Using the tz_world.shp file, I want to find the polygon in which a point falls. Technical details – language: R, v3.2.3; platform: Windows 7 professional (64-bit, quad core, 32 GB RAM).

I have 12169 latitude/longitude pairs and many polygons to search. Using the bounding box for each polygon against each entry in the 12169 x 2 double array of longitude/latitude points would reduce the search time. I have so far:

timeZonesShpFile = readShapeSpatial( 'tz_world.shp' )
timeZoneList = split( timeZonesShpFile, timeZonesShpFile$TZID )
ps = lapply( timeZoneList, Polygon )
p1 = lapply(seq_along(ps), function(i) Polygons(list(ps[[i]]), ID = names( timeZoneList )[i] ) )
my_spatial_polys = SpatialPolygons( p1, proj4string = CRS("+proj=longlat +datum=WGS84") )

>my_spatial_polys[1]@bbox
    min       max
x -6.091949 -5.553957
y  4.980661  7.623367

Using extract() is very slow: value = extract( timeZonesShpFile, data.frame( lon = aptLon[i], lat = aptLat[i] ) )

I think that the fast solution is to reduce the dimensionality of the search by keeping only those bounding boxes (and associated polygon indices) in which the ith latitude/longitude point value falls. Also, occasional records in the latitude/longitude array have the values of "#VALUE!", which I can catch with is.numeric(unlist())==TRUE.

Given the bounding box, I can test latPoint >= min(latBBox) & latPoint <= max(latBBox) & lonPoint >= min(lonBBox) & lonPoint <= max(lonBBox). I can create a shorter listing of polygons against which to use extract() for the final test.

In summary, I want to inspect the bounding box for each polygon, retain the polygon index, and test each latitude/longitude location within each box, thereby retaining the list of polygons in which the ith location falls.

Best Answer

Seems overcomplicated, why not use gIntersect with gSimplify from rgeos? EDIT: nope, that loses the data frames. Use Raster::intersect instead. Example:

library(sp)
library(rgdal)
library(raster)

dir <- 'C:/Users/obrl_soil/Downloads'
tz_world <- readOGR(paste0(dir, '/tz_world/world'),
                'tz_world',
                stringsAsFactors = FALSE)
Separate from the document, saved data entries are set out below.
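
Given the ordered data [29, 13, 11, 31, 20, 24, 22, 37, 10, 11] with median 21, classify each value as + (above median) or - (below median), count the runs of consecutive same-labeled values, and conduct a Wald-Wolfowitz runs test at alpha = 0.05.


Step 1: Compute median = 21; label A = above, B = below.
Labels in order: ABBABAAABB  (n_A = 5, n_B = 5)
Step 2: Count runs R = 6.
Step 3: Under H0 (random ordering), E[R] = 2*n_A*n_B/(n_A+n_B) + 1 = 2*5*5/10 + 1 = 6.0000.
        Var[R] = 2*n_A*n_B*(2*n_A*n_B - n_A - n_B) / ((n_A+n_B)^2 * (n_A+n_B-1)) = 2000/900 = 2.2222.
        SD[R] = 1.4907.
Step 4: R = E[R], so z = 0 with no continuity correction.
Step 5: Two-sided p-value via normal approximation = 2*(1 - Phi(|z|)) = 1.000000.
Step 6: alpha = 0.05. fail to reject H0.

R = 6, z = 0.0000, p = 1.000000, fail to reject H0.


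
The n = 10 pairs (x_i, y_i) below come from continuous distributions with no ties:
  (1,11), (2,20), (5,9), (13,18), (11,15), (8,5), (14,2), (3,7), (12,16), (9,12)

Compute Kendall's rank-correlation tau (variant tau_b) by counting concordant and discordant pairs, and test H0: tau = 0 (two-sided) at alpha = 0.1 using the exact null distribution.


Step 1: Enumerate the 45 unordered pairs (i,j) with i<j and classify each by sign(x_j-x_i) * sign(y_j-y_i).
  (1,2):dx=+1,dy=+9->C; (1,3):dx=+4,dy=-2->D; (1,4):dx=+12,dy=+7->C; (1,5):dx=+10,dy=+4->C
  (1,6):dx=+7,dy=-6->D; (1,7):dx=+13,dy=-9->D; (1,8):dx=+2,dy=-4->D; (1,9):dx=+11,dy=+5->C
  (1,10):dx=+8,dy=+1->C; (2,3):dx=+3,dy=-11->D; (2,4):dx=+11,dy=-2->D; (2,5):dx=+9,dy=-5->D
  (2,6):dx=+6,dy=-15->D; (2,7):dx=+12,dy=-18->D; (2,8):dx=+1,dy=-13->D; (2,9):dx=+10,dy=-4->D
  (2,10):dx=+7,dy=-8->D; (3,4):dx=+8,dy=+9->C; (3,5):dx=+6,dy=+6->C; (3,6):dx=+3,dy=-4->D
  (3,7):dx=+9,dy=-7->D; (3,8):dx=-2,dy=-2->C; (3,9):dx=+7,dy=+7->C; (3,10):dx=+4,dy=+3->C
  (4,5):dx=-2,dy=-3->C; (4,6):dx=-5,dy=-13->C; (4,7):dx=+1,dy=-16->D; (4,8):dx=-10,dy=-11->C
  (4,9):dx=-1,dy=-2->C; (4,10):dx=-4,dy=-6->C; (5,6):dx=-3,dy=-10->C; (5,7):dx=+3,dy=-13->D
  (5,8):dx=-8,dy=-8->C; (5,9):dx=+1,dy=+1->C; (5,10):dx=-2,dy=-3->C; (6,7):dx=+6,dy=-3->D
  (6,8):dx=-5,dy=+2->D; (6,9):dx=+4,dy=+11->C; (6,10):dx=+1,dy=+7->C; (7,8):dx=-11,dy=+5->D
  (7,9):dx=-2,dy=+14->D; (7,10):dx=-5,dy=+10->D; (8,9):dx=+9,dy=+9->C; (8,10):dx=+6,dy=+5->C
  (9,10):dx=-3,dy=-4->C
Step 2: C = 24, D = 21, total pairs = 45.
Step 3: tau = (C - D)/(n(n-1)/2) = (24 - 21)/45 = 0.066667.
Step 4: Exact two-sided p-value (enumerate n! = 3628800 permutations of y under H0): p = 0.861801.
Step 5: alpha = 0.1. fail to reject H0.

tau_b = 0.0667 (C=24, D=21), p = 0.861801, fail to reject H0.


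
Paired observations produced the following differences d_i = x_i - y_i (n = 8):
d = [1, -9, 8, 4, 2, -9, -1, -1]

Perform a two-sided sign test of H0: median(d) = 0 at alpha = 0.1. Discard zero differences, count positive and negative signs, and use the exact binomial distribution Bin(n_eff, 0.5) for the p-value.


Step 1: Discard zero differences. Original n = 8; n_eff = number of nonzero differences = 8.
Nonzero differences (with sign): +1, -9, +8, +4, +2, -9, -1, -1
Step 2: Count signs: positive = 4, negative = 4.
Step 3: Under H0: P(positive) = 0.5, so the number of positives S ~ Bin(8, 0.5).
Step 4: Two-sided exact p-value = sum of Bin(8,0.5) probabilities at or below the observed probability = 1.000000.
Step 5: alpha = 0.1. fail to reject H0.

n_eff = 8, pos = 4, neg = 4, p = 1.000000, fail to reject H0.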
# from http://www.naturalearthdata.com/downloads/10m-cultural-vectors/10m-populated-places/
cities <- readOGR(paste0(dir, '/ne_10m_populated_places'),
              'ne_10m_populated_places',
              stringsAsFactors = FALSE)

#only need city name for this, pruning the attributes
cities@data <- cities@data[c('NAME')]

# simplify the geometry of the polygons to cut processing time
tz_world_simple <- gSimplify(tz_world, tol = 0.1, topologyPreserve = TRUE)
# reattach the data frame
tz_world_simple <- SpatialPolygonsDataFrame(tz_world_simple, data = tz_world@data) 

st <- proc.time()
city_timezones <- intersect(cities, tz_world_simple)
proc.time - st

# results
View(city_timezones@data)

Its still slow on my machine, but I only have 4GB of RAM to play with. A subset of ~600 cities took 4 seconds or so but the full cities dataset crashed the operation.

Update 2017

Since this got bumped, forget the above: here's a solution in sf

library(sf)
library(tidyverse)

setwd('C:/DATA')
tzw    <- read_sf(file.path(getwd(), 'world', 'tz_world.shp')) # 27742 obs
places <- read_sf(file.path(getwd(), 'ne_10m_populated_places_simple.shp')) # 7322 obs

# they're in the same crs, so
where_at <- st_intersection(select(places, name), tzw)

Full intersection in under 3 minutes on my machine. 123 points are lost as they do not intersect a tzw polygon (e.g. Seattle). One could maybe play around with buffers to get the rest.